第9話 寝付けぬ夜
明日は早いから早く寝なさいとは言われたものの私はすぐには眠ることができなかった。
もし今目をつむるとこの今日の一日が長い夢であって、目を開けると留年大学受験ぼっち生活に戻るのではないかと思ったからだ。
「眠れないのか。」
すると右横のアレンが私の方に体を向けて小さく声をかけてくれた。
「うん。」
「ベルは図太そうだからラムみたいにすぐ寝てしまうと思ってた。」
ラムはユトの右横でスヤスヤと一番始めに寝てしまった。気持ちよく眠られて羨ましい限りである。
「なに?二人ともまだ起きてたの?」
私の左横だったユトも身体をぐるりとこちらに向けて私を心配してくれた
「ごめん、起こしちゃった?」
眠っていたユトを起こしてしまったんじゃと思ったがユトは首を振った
「ベルが眠れないらしいんだ。」
「そうなの?ベル」
二人は私の顔の方を向いて心配してくれた。申し訳ないが本当に眠れない。というより起きたらこの長い夢が終わりそうで怖くて目を閉じれないのだ。私は小さく頷いて答えた。
「起きたら…また一人になるんじゃないかと思って…」
私のか細い声を聞いて、アレンは私の布団の中に腕を入れて私の手を見つけると、そっと私の布団の中で手を繋いでくれた。
「眠れないなら俺が握っておくよ」
するとユトも続いてギュンッと私の布団の中に両腕をツッコミ今度は私の左腕に巻き付くように布団に入ってぎゅっと抱きついた。
「これなら絶対離れないよ!安心した?」
二人が私の腕や手をつかむ。
二人の体温を感じる。
ポカポカと暖かく横にいる二人の匂い。
そして何より繋いだこの手が私を安心させた。
「二人ともありがとう。なんだか夢の中にでもいるみたいだよ。すっごく嬉しい」
「夢なんかじゃない。ほら、手だって握ってる」
そう言って布団の中でぎゅっと握っていた手をアレンは私に見せつける
「そうだよ。僕なんかもうベルに離れてって言われても腕から離れてあげないよ。」
ユトは私の腕に頬をスリスリとして甘い顔をこちらに向けてくる。こんな顔の美少年に肌をスリスリされて離れてなんて言えるわけがないが、この先ずっと離れないとなると日常生活に支障が出るので勿体無い気もするが離れてほしくもある。
「あの、ずっとは困るから朝になったら離れてほしいな」
「うーん…どうしてほしい?」
ユトはまた意地悪そうな顔で返してきた。私の顔を見てくっつかれていることに本気で嫌がっていないことが分かったらしい。この男は分かった上で聞いてるのだ。将来魔性の男になりそうな予感しかしない。予感であってほしいものだ。

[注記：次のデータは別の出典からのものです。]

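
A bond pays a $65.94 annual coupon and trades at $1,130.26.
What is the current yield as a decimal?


Formula: Current yield = annual coupon / price
Substituting: CY = $65.94 / $1,130.26
CY = 0.058341

0.058341


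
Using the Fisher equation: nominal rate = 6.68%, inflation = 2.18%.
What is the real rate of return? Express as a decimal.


Formula: (1 + r_real) = (1 + r_nom) / (1 + inflation)
Substituting: (1 + r_real) = 1.0668 / 1.0218
(1 + r_real) = 1.04404
r_real = 1.04404 - 1 = 0.04404

0.04404


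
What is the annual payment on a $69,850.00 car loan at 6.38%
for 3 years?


Formula: PMT = PV * r / (1 - (1+r)^(-n))
Denominator: 1 - (1 + 0.0638)^(-3) = 0.169346
Numerator: $69,850.00 * 0.0638 = 4456.43
PMT = 4456.43 / 0.169346 = $26,315.50

$26,315.50


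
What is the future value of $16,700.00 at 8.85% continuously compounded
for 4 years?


Formula: FV = P * e^(r*t)
Exponent: r*t = 0.0885 * 4 = 0.354
e^(0.354) = 1.424755
FV = $16,700.00 * 1.424755 = $23,793.41

$23,793.41


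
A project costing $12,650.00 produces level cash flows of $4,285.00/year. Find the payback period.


Formula: Payback = investment / annual cash flow
Substituting: Payback = $12,650.00 / $4,285.00
Payback = 2.9522 years

2.9522 years


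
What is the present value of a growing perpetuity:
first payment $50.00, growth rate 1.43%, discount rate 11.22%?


Formula: PV = C / (r - g)
Spread: r - g = 0.1122 - 0.0143 = 0.0979
Substituting: PV = $50.00 / 0.0979
PV = $510.73

$510.73


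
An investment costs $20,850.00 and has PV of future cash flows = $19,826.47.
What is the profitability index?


Formula: PI = PV(cash flows) / initial investment
Substituting: PI = $19,826.47 / $20,850.00
PI = 0.9509

0.9509


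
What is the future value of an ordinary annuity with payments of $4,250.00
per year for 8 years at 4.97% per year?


Formula: FV = PMT * ((1+r)^n - 1) / r
Growth factor: (1 + 0.0497)^8 = 1.474082
Numerator: 1.474082 - 1 = 0.474082
FV = $4,250.00 * 0.474082 / 0.0497 = $40,540.19

$40,540.19


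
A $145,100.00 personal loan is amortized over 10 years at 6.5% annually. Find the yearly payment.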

そしてアレンもユトも私の手を話さず私が眠ってしまってからも繋いでてくれた。
その後の記憶はない。私は目を閉じることに恐怖を感じなくなり、ホッとしてぐっすり眠ってしまった。
「ベル…寝たかな?」
「あぁ。寝息も立ててるんだ。これで寝てなかったら相当な芸達者だ。」
「それもそうだね。」
ベルの寝息が聞こえるとユトとアレンも続けて目を閉じた。そしてしっかりとベルを掴んだその手を話さず二人はそのまま眠ってしまった。